I raise the bottle at him.  “Peachy.”  I take another swig.

“I – uh – I heard about your breakup,” he says awkwardly.

“Did you?”

“What happened?”

He knows the answer to his question, there’s no way he couldn’t, but I give it to him anyways.  “You.”

“Right.”  Marc finches at my tone.

“You already knew that though.”

He shakes his head.  “No.  Well, I mean – I thought maybe I knew why, but…”

“Well now you know for sure,” I say.

“I’m sorry.”  There is no sincerity in his tone.  He’s not sorry.  Not even a little.

I slam the bottle down on the table.  “No, you’re not.”

“No, I’m not.”

I get up to grab a bottle of wine from the kitchen.

“You can’t expect me to be sorry that you’re single now,” he calls to me from the other room.  “There’s nothing standing between us anymore.”



“I’m not talking about this.”  I pull a wine glass down from the cabinet.

“What, I don’t get a glass?”  Marc is leaning against the door frame, watching me.  “I’m not sorry you and John broke up,” he says.  “But I am sorry you got hurt.  I never meant for you to get hurt.”

I turn away and decide I’m going to ignore him.

“Annah.”  Suddenly Marc’s not standing in the doorway anymore, but is now right behind me, his breath warm on the back of my neck.  His arms snake around my waist and I melt into his embrace.  “I just – I want you to know, that night meant something to me,” he says softly.

I will myself to move out of his arms.  But I don’t.  I can’t.  Slowly I turn around to face him.  He lifts a hand to my chin and I look up at him.  He’s gazing down at me with this, this look in his eyes. “That night was special.”

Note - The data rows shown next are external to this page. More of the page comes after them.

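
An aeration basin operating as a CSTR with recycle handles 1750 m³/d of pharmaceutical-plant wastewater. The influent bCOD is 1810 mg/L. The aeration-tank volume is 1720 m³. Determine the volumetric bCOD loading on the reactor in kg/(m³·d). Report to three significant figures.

L_v ≈ 1.84 kg bCOD/(m³·d)

L_v = Q S₀ / V = 1750 × 1810 × 10⁻³ / 1720 = 1.842 kg/(m³·d).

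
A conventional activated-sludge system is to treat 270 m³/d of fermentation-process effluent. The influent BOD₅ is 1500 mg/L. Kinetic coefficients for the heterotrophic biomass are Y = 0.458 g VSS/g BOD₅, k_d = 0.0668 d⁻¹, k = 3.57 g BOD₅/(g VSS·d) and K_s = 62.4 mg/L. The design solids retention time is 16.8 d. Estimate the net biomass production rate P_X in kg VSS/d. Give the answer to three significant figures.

P_X ≈ 87.1 kg VSS/d

Effluent substrate depends only on kinetics and SRT: S = K_s(1 + k_d θ_c) / [θ_c(Yk − k_d) − 1] = 62.4 × (1 + 0.0668 × 16.8) / [16.8 × (0.458 × 3.57 − 0.0668) − 1] = 132.4 / 25.35 = 5.225 mg/L.
Observed yield with endogenous decay: Y_obs = Y / (1 + k_d·θ_c) = 0.458 / (1 + 0.0668 × 16.8) = 0.458 / 2.122 = 0.2158 g VSS/g BOD₅.
Mass of BOD₅ removed per day: Q(S₀ − S) = 270 × 1495 g/m³ = 403.6 kg/d.
Biomass produced: P_X = Y_obs·Q·ΔS = 0.2158 × 403.6 ≈ 87.10 kg VSS/d.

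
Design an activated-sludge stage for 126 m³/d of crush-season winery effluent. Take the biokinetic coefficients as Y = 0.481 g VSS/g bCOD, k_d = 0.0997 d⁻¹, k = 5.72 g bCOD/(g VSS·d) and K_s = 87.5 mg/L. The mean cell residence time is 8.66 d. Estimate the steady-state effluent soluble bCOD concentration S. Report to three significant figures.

S ≈ 7.42 mg/L

For a completely mixed reactor with recycle the Lawrence–McCarty relation gives S = K_s·(1 + k_d·θ_c) / [θ_c·(Y·k − k_d) − 1] = 87.5 × (1 + 0.0997 × 8.66) / [8.66 × (0.481 × 5.72 − 0.0997) − 1] = 163.0 / 21.96 = 7.424 mg/L.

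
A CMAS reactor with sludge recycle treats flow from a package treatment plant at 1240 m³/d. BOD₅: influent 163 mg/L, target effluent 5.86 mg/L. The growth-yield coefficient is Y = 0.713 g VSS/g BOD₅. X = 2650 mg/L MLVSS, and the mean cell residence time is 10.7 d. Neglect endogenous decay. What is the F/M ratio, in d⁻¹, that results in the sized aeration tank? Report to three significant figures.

V·X = Y·Q·ΔS·θ_c gives V = 0.713 × 1240 × (163 − 5.86) × 10.7 / 2650 = 561.0 m³.
F/M = Q·S₀ / (V·X) = 1240 × 163 / (561.0 × 2650) = 0.1360 g BOD₅·(g VSS·d)⁻¹.

F/M ≈ 0.136 d⁻¹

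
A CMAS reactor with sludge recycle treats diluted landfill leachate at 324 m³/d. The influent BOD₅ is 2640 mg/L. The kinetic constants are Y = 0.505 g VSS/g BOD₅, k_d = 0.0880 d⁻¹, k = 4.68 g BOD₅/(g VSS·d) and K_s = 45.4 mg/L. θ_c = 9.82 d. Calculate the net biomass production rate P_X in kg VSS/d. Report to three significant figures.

For a completely mixed reactor with recycle the Lawrence–McCarty relation gives S = K_s·(1 + k_d·θ_c) / [θ_c·(Y·k − k_d) − 1] = 45.4 × (1 + 0.0880 × 9.82) / [9.82 × (0.505 × 4.68 − 0.0880) − 1] = 84.63 / 21.34 = 3.965 mg/L.
Observed yield with endogenous decay: Y_obs = Y / (1 + k_d·θ_c) = 0.505 / (1 + 0.0880 × 9.82) = 0.505 / 1.864 = 0.2709 g VSS/g BOD₅.
Mass of BOD₅ removed per day: Q(S₀ − S) = 324 × 2636 g/m³ = 854.1 kg/d.
Net biomass production P_X = Y_obs × Q·(S₀ − S) = 0.2709 × 854.1 = 231.4 kg VSS/d.

P_X ≈ 231 kg VSS/d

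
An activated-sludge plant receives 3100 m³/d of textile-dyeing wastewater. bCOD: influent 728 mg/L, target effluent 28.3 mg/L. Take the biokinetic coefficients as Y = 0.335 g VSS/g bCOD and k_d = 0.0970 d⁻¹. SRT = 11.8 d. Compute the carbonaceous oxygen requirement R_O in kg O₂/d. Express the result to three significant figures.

Y_obs = Y / (1 + k_d θ_c) = 0.335 / (1 + 0.0970 × 11.8) = 0.335 / 2.145 = 0.1562.
ΔS = 728 − 28.3 = 699.7 mg/L, so the substrate removal rate is 3100 × 699.7/1000 = 2169 kg bCOD/d.
Biomass synthesised: P_X = Y_obs × 2169 = 338.8 kg VSS/d.
R_O = Q·(S₀ − S) − 1.42·P_X = 2169 − 1.42 × 338.8 = 1688 kg O₂/d.

R_O ≈ 1690 kg O₂/d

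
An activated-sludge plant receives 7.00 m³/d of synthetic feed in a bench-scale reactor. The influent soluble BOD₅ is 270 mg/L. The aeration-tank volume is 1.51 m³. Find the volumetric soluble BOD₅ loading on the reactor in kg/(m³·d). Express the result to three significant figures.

Applied soluble BOD₅ load per unit volume = Q·S₀/V = (7.00 × 270/1000)/1.510 = 1.252 kg soluble BOD₅·m⁻³·d⁻¹.

L_v ≈ 1.25 kg soluble BOD₅/(m³·d)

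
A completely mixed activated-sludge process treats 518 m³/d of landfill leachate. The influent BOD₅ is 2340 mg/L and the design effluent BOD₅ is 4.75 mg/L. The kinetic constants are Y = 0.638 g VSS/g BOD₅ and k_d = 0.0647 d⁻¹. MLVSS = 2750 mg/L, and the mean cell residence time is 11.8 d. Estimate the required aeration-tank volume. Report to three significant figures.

Steady-state biomass mass balance: V·X·(1 + k_d·θ_c) = Y·Q·(S₀ − S)·θ_c, so V = 0.638 × 518 × (2340 − 4.75) × 11.8 / [2750 × (1 + 0.0647 × 11.8)] = 9.11×10^6 / 4850 = 1878 m³.

V ≈ 1880 m³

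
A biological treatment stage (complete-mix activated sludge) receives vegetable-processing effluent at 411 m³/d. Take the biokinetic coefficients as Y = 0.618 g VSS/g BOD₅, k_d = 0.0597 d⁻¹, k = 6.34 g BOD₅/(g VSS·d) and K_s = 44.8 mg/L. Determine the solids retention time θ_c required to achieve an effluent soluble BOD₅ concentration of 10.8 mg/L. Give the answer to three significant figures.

Specific growth rate at S = 10.8 mg/L: μ = YkS/(K_s+S) = 0.618·6.34·10.8/(44.8+10.8) = 0.7611 d⁻¹.
Then 1/θ_c = μ − k_d = 0.7611 − 0.0597 = 0.7014 d⁻¹, giving θ_c = 1.426 d.

θ_c ≈ 1.43 d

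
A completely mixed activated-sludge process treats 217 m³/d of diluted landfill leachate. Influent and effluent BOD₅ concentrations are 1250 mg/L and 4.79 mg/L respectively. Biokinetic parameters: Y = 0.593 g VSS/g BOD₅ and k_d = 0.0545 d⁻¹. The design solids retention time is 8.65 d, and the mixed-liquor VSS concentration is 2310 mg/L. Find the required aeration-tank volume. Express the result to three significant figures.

V ≈ 408 m³

From the SRT design equation V = Y Q (S₀−S) θ_c / [X (1 + k_d θ_c)] = 0.593 × 217 × (1250 − 4.79) × 8.65 / [2310 × (1 + 0.0545 × 8.65)] = 1.39×10^6 / 3399 = 407.8 m³.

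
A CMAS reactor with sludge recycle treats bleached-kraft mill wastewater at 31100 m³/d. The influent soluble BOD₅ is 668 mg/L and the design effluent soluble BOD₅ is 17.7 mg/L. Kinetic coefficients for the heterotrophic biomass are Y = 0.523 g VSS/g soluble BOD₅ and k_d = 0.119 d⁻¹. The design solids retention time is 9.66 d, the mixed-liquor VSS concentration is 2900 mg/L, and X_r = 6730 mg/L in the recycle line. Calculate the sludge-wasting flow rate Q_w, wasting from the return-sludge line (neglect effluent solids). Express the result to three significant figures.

From the SRT design equation V = Y Q (S₀−S) θ_c / [X (1 + k_d θ_c)] = 0.523 × 31100 × (668 − 17.7) × 9.66 / [2900 × (1 + 0.119 × 9.66)] = 1.02×10^8 / 6234 = 16391 m³.
Q_w = (V·X)/(θ_c X_r) = 16391 × 2900 / (9.66 × 6730) = 731.2 m³/d.

Q_w ≈ 731 m³/d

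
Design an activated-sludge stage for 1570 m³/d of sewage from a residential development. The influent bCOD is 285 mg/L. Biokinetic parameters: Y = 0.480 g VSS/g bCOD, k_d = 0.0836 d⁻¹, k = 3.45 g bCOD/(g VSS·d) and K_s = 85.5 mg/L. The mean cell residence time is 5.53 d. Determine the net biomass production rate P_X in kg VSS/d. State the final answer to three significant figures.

P_X ≈ 139 kg VSS/d

From the Monod/SRT balance for a CMAS, S = K_s·(1+k_d θ_c)/[θ_c·(Y k − k_d) − 1] = 85.5 × (1 + 0.0836 × 5.53) / [5.53 × (0.480 × 3.45 − 0.0836) − 1] = 125.0 / 7.695 = 16.25 mg/L.
Observed yield with endogenous decay: Y_obs = Y / (1 + k_d·θ_c) = 0.480 / (1 + 0.0836 × 5.53) = 0.480 / 1.462 = 0.3282 g VSS/g bCOD.
Mass of bCOD removed per day: Q(S₀ − S) = 1570 × 268.8 g/m³ = 422.0 kg/d.
So the net sludge growth is P_X = 0.3282 × 422.0 = 138.5 kg VSS/d.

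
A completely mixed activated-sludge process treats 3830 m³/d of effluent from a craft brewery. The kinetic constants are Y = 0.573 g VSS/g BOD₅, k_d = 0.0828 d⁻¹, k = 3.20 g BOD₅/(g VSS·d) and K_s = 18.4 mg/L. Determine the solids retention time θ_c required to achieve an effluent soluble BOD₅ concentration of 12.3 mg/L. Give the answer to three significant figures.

θ_c ≈ 1.53 d

From 1/θ_c = Y·k·S/(K_s + S) − k_d: Y·k·S/(K_s+S) = 0.573 × 3.20 × 12.3 / (18.4 + 12.3) = 0.7346 d⁻¹.
Then 1/θ_c = μ − k_d = 0.7346 − 0.0828 = 0.6518 d⁻¹, giving θ_c = 1.534 d.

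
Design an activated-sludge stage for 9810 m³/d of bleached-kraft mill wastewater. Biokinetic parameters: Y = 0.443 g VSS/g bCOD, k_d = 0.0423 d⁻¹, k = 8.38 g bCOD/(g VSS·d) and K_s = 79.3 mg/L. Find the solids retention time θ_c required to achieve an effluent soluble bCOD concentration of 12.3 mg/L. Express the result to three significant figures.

Specific growth rate at S = 12.3 mg/L: μ = YkS/(K_s+S) = 0.443·8.38·12.3/(79.3+12.3) = 0.4985 d⁻¹.
θ_c = 1/(μ − k_d) = 1/(0.4985 − 0.0423) = 1/0.4562 = 2.192 d.

θ_c ≈ 2.19 d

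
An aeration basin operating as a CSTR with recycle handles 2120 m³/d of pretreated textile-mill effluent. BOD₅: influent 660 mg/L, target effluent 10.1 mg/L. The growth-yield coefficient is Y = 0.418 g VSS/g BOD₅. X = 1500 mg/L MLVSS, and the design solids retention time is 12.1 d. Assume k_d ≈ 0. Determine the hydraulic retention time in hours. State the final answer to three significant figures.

Biomass mass balance (decay neglected): V·X = Y·Q·(S₀ − S)·θ_c, so V = 0.418 × 2120 × (660 − 10.1) × 12.1 / 1500 = 4646 m³.
Hydraulic retention time τ = V/Q = 4646 / 2120 = 2.191 d = 52.59 h.

τ ≈ 52.6 h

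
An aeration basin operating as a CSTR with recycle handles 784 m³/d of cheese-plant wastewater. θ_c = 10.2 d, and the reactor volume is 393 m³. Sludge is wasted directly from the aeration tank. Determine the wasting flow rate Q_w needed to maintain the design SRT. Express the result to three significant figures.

Q_w ≈ 38.5 m³/d

With mixed-liquor wasting, θ_c = V/Q_w, so Q_w = V/θ_c = 393.0/10.2 = 38.53 m³/d.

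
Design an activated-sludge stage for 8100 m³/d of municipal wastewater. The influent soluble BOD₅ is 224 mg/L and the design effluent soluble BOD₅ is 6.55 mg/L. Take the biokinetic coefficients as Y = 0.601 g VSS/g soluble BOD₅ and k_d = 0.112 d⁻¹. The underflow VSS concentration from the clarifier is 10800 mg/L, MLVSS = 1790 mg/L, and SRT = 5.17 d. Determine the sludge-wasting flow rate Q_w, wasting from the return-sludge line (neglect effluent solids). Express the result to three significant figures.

Rearranging the biomass balance for a CMAS with decay, V = Y·Q·ΔS·θ_c / [X·(1+k_d θ_c)] = 0.601 × 8100 × (224 − 6.55) × 5.17 / [1790 × (1 + 0.112 × 5.17)] = 5.47×10^6 / 2826 = 1936 m³.
θ_c = V·X/(Q_w·X_r) when wasting from the recycle, so Q_w = V·X/(θ_c·X_r) = 1936 × 1790 / (5.17 × 10800) = 62.07 m³/d.

Q_w ≈ 62.1 m³/d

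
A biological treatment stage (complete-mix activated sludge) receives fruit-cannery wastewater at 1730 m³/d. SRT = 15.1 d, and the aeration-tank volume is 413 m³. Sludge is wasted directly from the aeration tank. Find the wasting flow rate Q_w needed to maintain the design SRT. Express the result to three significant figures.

Q_w ≈ 27.4 m³/d

For wasting at MLVSS concentration, Q_w = V/θ_c = 413.0/15.1 = 27.35 m³/d.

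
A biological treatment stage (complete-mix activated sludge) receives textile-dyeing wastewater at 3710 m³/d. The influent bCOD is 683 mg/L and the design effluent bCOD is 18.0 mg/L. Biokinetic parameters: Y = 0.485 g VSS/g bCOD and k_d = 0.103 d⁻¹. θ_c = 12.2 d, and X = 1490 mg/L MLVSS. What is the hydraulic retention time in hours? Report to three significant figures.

τ ≈ 28.1 h

Steady-state biomass mass balance: V·X·(1 + k_d·θ_c) = Y·Q·(S₀ − S)·θ_c, so V = 0.485 × 3710 × (683 − 18.0) × 12.2 / [1490 × (1 + 0.103 × 12.2)] = 1.46×10^7 / 3362 = 4342 m³.
Hydraulic retention time τ = V/Q = 4342 / 3710 = 1.170 d = 28.09 h.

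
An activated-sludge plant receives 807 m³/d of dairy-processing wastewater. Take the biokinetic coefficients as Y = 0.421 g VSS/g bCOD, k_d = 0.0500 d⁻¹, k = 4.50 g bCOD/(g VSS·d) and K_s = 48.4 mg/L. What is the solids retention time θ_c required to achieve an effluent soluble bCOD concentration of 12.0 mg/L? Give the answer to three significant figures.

At the target effluent, Y k S/(K_s+S) = 0.421×4.50×12.0/60.40 = 0.3764 d⁻¹.
θ_c = 1/(μ − k_d) = 1/(0.3764 − 0.0500) = 1/0.3264 = 3.064 d.

θ_c ≈ 3.06 d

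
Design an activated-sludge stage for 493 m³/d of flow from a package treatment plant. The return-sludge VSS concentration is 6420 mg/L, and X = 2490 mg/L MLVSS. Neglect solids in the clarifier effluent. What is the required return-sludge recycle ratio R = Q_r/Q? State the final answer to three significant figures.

Mass balance around the secondary clarifier (neglecting effluent solids): R = X / (X_r − X) = 2490 / (6420 − 2490) = 0.6336.

R ≈ 0.634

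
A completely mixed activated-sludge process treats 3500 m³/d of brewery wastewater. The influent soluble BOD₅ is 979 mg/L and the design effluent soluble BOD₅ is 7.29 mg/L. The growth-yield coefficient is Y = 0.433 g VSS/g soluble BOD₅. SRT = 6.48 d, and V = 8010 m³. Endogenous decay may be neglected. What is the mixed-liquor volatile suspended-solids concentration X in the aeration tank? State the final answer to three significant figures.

X = Y·Q·ΔS·θ_c / V = 0.433 × 3500 × (979 − 7.29) × 6.48 / 8010 = 1191 mg/L.

X ≈ 1190 mg/L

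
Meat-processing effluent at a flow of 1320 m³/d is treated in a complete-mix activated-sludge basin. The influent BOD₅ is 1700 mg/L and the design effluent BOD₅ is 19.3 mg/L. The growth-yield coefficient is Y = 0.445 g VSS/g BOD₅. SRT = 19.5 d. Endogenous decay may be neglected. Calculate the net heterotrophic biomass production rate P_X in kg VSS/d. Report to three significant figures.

With endogenous decay neglected, the observed yield equals the true yield: Y_obs = Y = 0.445 g VSS/g BOD₅.
Mass of BOD₅ removed per day: Q(S₀ − S) = 1320 × 1681 g/m³ = 2219 kg/d.
P_X = Y_obs · Q(S₀ − S) = 0.4450 × 2219 = 987.2 kg VSS/d.

P_X ≈ 987 kg VSS/d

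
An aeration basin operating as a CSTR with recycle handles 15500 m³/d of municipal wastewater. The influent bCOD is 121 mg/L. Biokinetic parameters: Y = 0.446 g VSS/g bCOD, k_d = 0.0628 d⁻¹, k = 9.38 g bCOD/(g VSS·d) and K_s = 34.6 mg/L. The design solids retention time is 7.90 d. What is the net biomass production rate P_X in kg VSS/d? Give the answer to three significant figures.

For a completely mixed reactor with recycle the Lawrence–McCarty relation gives S = K_s·(1 + k_d·θ_c) / [θ_c·(Y·k − k_d) − 1] = 34.6 × (1 + 0.0628 × 7.90) / [7.90 × (0.446 × 9.38 − 0.0628) − 1] = 51.77 / 31.55 = 1.641 mg/L.
The observed yield is Y_obs = Y/(1 + k_d·θ_c) = 0.446 / (1 + 0.0628 × 7.90) = 0.446 / 1.496 = 0.2981 g VSS per g bCOD removed.
Q·(S₀ − S) = 15500 × (121 − 1.64) × 10⁻³ = 1850 kg/d removed.
Biomass produced: P_X = Y_obs·Q·ΔS = 0.2981 × 1850 ≈ 551.5 kg VSS/d.

P_X ≈ 552 kg VSS/d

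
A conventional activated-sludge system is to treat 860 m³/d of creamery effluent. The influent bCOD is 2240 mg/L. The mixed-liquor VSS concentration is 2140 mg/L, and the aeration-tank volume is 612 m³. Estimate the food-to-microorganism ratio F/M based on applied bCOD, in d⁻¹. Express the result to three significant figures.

F/M ≈ 1.47 d⁻¹

F/M = Q·S₀ / (V·X) = 860 × 2240 / (612.0 × 2140) = 1.471 g bCOD·(g VSS·d)⁻¹.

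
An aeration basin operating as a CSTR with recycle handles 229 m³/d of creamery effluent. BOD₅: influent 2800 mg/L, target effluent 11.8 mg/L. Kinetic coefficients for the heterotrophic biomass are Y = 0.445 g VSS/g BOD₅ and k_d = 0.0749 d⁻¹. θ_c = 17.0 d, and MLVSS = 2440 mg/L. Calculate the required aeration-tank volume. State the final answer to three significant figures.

From the SRT design equation V = Y Q (S₀−S) θ_c / [X (1 + k_d θ_c)] = 0.445 × 229 × (2800 − 11.8) × 17.0 / [2440 × (1 + 0.0749 × 17.0)] = 4.83×10^6 / 5547 = 870.8 m³.

V ≈ 871 m³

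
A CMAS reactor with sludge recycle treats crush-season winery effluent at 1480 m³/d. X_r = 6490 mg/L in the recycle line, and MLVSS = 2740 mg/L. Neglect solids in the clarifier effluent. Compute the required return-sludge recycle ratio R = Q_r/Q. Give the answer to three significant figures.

R ≈ 0.731

Solids balance on the clarifier gives (1+R)X = R·X_r, so R = X/(X_r − X) = 2740 / (6490 − 2740) = 0.7307.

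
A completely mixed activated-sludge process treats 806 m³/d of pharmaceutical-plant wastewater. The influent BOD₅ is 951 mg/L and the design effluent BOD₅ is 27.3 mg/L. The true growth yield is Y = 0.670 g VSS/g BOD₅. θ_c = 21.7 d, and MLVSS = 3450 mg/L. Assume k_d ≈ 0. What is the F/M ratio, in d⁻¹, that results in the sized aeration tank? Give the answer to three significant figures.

V·X = Y·Q·ΔS·θ_c gives V = 0.670 × 806 × (951 − 27.3) × 21.7 / 3450 = 3137 m³.
Food-to-microorganism ratio F/M = Q S₀ / (V X) = 806 × 951 / (3137 × 3450) = 0.07081 d⁻¹.

F/M ≈ 0.0708 d⁻¹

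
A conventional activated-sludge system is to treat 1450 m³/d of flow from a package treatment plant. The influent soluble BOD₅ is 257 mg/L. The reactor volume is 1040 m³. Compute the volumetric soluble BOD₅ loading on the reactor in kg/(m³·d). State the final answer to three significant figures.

L_v ≈ 0.358 kg soluble BOD₅/(m³·d)

Applied soluble BOD₅ load per unit volume = Q·S₀/V = (1450 × 257/1000)/1040 = 0.3583 kg soluble BOD₅·m⁻³·d⁻¹.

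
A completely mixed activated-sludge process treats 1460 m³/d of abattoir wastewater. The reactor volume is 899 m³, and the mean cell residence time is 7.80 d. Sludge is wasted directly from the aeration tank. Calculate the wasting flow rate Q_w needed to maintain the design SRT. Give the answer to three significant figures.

Q_w ≈ 115 m³/d

Wasting from the aeration tank: Q_w = V / θ_c = 899.0 / 7.80 = 115.3 m³/d.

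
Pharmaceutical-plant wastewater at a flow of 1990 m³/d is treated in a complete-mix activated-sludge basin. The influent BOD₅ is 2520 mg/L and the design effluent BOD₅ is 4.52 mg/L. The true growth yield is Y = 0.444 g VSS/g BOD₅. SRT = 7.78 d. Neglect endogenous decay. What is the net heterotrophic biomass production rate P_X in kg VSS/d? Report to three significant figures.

No decay correction is needed, so Y_obs = Y = 0.444.
Substrate removed = Q·(S₀ − S) = 1990 m³/d × (2520 − 4.52) g/m³ = 5.01×10^6 g/d = 5006 kg/d.
Net biomass production P_X = Y_obs × Q·(S₀ − S) = 0.4440 × 5006 = 2223 kg VSS/d.

P_X ≈ 2220 kg VSS/d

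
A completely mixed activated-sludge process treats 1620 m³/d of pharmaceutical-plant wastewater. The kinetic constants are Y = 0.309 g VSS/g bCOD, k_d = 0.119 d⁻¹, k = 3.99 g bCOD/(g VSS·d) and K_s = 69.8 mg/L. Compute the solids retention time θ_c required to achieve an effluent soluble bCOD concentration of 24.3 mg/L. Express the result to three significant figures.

θ_c ≈ 5.02 d

From 1/θ_c = Y·k·S/(K_s + S) − k_d: Y·k·S/(K_s+S) = 0.309 × 3.99 × 24.3 / (69.8 + 24.3) = 0.3184 d⁻¹.
θ_c = 1/(μ − k_d) = 1/(0.3184 − 0.119) = 1/0.1994 = 5.016 d.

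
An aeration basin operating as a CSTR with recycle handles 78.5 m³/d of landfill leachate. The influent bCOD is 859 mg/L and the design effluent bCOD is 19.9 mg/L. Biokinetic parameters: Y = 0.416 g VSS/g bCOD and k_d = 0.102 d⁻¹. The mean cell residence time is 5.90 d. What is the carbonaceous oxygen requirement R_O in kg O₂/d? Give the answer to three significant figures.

R_O ≈ 41.6 kg O₂/d

Correct the yield for decay: Y_obs = Y/(1 + k_d θ_c) = 0.416 / (1 + 0.102 × 5.90) = 0.416 / 1.602 = 0.2597.
Mass of bCOD removed per day: Q(S₀ − S) = 78.5 × 839.1 g/m³ = 65.87 kg/d.
Biomass synthesised: P_X = Y_obs × 65.87 = 17.11 kg VSS/d.
Carbonaceous O₂ demand = substrate oxidised − cell-mass equivalent = 65.87 − 1.42 × 17.11 = 41.58 kg O₂/d.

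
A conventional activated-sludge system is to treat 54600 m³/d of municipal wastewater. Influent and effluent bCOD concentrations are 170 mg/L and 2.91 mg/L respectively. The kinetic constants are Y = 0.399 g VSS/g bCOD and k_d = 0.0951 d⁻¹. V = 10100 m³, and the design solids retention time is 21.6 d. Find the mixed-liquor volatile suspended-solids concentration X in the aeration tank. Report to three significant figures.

X = Y·Q·ΔS·θ_c / [V·(1 + k_d θ_c)] = 0.399 × 54600 × (170 − 2.91) × 21.6 / [10100 × (1 + 0.0951 × 21.6)] = 2549 mg/L.

X ≈ 2550 mg/L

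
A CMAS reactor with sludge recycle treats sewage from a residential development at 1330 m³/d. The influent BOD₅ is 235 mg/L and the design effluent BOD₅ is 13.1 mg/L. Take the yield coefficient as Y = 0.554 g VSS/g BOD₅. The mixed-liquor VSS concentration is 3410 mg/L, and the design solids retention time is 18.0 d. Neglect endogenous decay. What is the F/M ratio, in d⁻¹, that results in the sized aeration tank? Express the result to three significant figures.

F/M ≈ 0.106 d⁻¹

Biomass mass balance (decay neglected): V·X = Y·Q·(S₀ − S)·θ_c, so V = 0.554 × 1330 × (235 − 13.1) × 18.0 / 3410 = 863.1 m³.
Food-to-microorganism ratio F/M = Q S₀ / (V X) = 1330 × 235 / (863.1 × 3410) = 0.1062 d⁻¹.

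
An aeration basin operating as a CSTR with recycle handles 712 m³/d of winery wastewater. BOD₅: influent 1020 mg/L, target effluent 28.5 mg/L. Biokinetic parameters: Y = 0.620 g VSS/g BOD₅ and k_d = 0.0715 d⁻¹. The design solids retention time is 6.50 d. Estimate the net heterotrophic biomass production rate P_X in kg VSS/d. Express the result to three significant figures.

P_X ≈ 299 kg VSS/d

The observed yield is Y_obs = Y/(1 + k_d·θ_c) = 0.620 / (1 + 0.0715 × 6.50) = 0.620 / 1.465 = 0.4233 g VSS per g BOD₅ removed.
Mass of BOD₅ removed per day: Q(S₀ − S) = 712 × 991.5 g/m³ = 705.9 kg/d.
Biomass produced: P_X = Y_obs·Q·ΔS = 0.4233 × 705.9 ≈ 298.8 kg VSS/d.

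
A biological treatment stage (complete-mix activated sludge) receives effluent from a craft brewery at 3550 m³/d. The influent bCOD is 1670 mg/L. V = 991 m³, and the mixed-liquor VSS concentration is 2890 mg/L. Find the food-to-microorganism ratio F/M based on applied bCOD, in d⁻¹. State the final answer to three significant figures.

F/M ≈ 2.07 d⁻¹

F/M = applied load / biomass = Q·S₀/(V·X) = 3550 × 1670 / (991.0 × 2890) = 2.070 d⁻¹.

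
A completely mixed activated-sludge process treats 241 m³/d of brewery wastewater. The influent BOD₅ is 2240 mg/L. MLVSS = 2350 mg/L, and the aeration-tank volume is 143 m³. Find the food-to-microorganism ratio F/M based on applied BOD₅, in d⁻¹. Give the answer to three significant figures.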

You’re special.”  His body is close to mine, one hand on my waist, the other on my cheek.  He rubs his thumb across my cheek and then leans in closer.  I sigh when our lips meet and he pulls me closer.  His touch is like fire, our kisses fervent.

Memories of our past kisses are running through my mind.  The feel of his body against mine reminds me of another night.  And as sudden as the passion came, it was gone.

I push him away. “I can’t.  I can’t do this.”

“Annah please.”  Marc reaches for me again.  “Now that you and John are over, we have a chance!  There’s nothing stopping us.”

I shake my head.

“Don’t do that.  Don’t say no.”  He holds my hands tightly, thumbs brushing against my knuckles.  “We have something here.  I know you feel it.  Please Annah.”

“We don’t have anything.”

“Annah -”

“No.” I shake my head. “No.  It was one night, Marc.”  I pull my hands from his grasp.  “It was a mistake.”

Marc is silent.

“I’m sorry.  I love John,” I said.  “I love him.  Maybe that night felt real to you, but not to me.”  I walked over to the door.  “It didn’t mean anything, Marc.”  I held the door open for him.  “I’m sorry.”